The question is so vague as to be essentially useless. It leaves so much to the reader to imagine that everyone is all over the place drawing different conclusions. How much does the reader know about forests? What kind of forest did they imagine? What kind of bear? When the reader imagines a random man, what pops into their mind? Does he live there, or was he randomly kidnapped and placed in the forest for the purpose of the scenario?

Further, even if we go with what some other posters are saying, and ignore the bear, it's still kind of useless, except to highlight how careful women feel they have to be around strange men.

[–] SapientLasagna@lemmy.ca 1 points 1 year ago

For what it's worth, in Canada the recommendation is to base the response on bear behaviour, taking into account the bear species. Don't challenge or threaten a bear that's protecting its cubs, or guarding a kill. Do challenge a curious bear, and fight back against predatory bears. Some information here: https://bcparks.ca/plan-your-trip/visit-responsibly/wildlife-safety/#page-section-405

Of course, since bears behave like big dumb humans, the advice mostly also applies to meeting people too :)

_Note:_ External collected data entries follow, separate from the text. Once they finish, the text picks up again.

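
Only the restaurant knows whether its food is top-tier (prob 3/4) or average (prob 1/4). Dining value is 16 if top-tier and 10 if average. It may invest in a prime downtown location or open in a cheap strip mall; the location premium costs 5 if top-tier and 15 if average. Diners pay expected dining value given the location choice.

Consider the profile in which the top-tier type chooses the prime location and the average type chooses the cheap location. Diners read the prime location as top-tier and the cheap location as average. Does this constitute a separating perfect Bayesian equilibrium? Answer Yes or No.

Yes

Under these beliefs, the prime location earns price premium 16 and the cheap location earns price premium 10.
top-tier: the prime location nets 16 − 5 = 11; the cheap location nets 10. top-tier prefers the prime location.
average: the prime location nets 16 − 15 = 1; the cheap location nets 10. average prefers the cheap location.
Neither type deviates, so the separating profile is an equilibrium.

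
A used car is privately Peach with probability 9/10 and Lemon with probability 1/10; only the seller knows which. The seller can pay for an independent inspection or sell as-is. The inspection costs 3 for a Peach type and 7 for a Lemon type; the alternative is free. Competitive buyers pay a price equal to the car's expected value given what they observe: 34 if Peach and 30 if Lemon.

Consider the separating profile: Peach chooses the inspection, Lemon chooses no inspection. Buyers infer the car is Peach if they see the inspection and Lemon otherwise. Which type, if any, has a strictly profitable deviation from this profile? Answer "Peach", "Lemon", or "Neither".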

[–] SapientLasagna@lemmy.ca 6 points 1 year ago

Fully automated luxury gay space communism FTW.

[–] SapientLasagna@lemmy.ca 16 points 1 year ago* (last edited 1 year ago)

bears won’t stalk you, pretend to be friendly to gain your trust with the intention of harming you

Actually they will (sometimes). I had one young black bear that kept approaching me like a shy dog. It kept looking away and pretending to nibble bushes when I shouted at it. I left before finding out if it wanted to eat me (it probably did, being first thing in the spring). Another time we had a black bear that wasn't too obviously aggressive, but followed one of our crew around for two days. We ended up shooting it because we were in a fly-in camp and couldn't leave.

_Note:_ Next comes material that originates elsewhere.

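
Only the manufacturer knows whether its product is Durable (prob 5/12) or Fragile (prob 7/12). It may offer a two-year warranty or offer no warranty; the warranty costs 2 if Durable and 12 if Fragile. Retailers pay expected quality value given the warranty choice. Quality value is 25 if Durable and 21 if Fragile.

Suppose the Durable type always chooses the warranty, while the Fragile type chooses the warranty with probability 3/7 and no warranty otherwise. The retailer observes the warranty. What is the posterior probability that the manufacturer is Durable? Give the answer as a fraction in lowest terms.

P(the warranty) = (5/12)·1 + (7/12)·(3/7) = 2/3.
By Bayes' rule, P(Durable | the warranty) = (5/12) / (2/3) = 5/8.

5/8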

Most bears I met walked or ran away, including grizzlies.

Bears are complicated.

[–] SapientLasagna@lemmy.ca 9 points 1 year ago (1 children)

But she's not telling me, is she? She's telling every man everywhere, forever. I can't do anything with that information, except wonder if she's calling for all men and women to be strictly segregated for women's safety. At which point you've gone so far into nth-wave feminism that you've arrived at Saudi society as as model.

[–] SapientLasagna@lemmy.ca 3 points 1 year ago (1 children)

Because mercantilist wind turbine blades recycle themselves? Or did you mean to imply that communist wind turbines recycle themselves?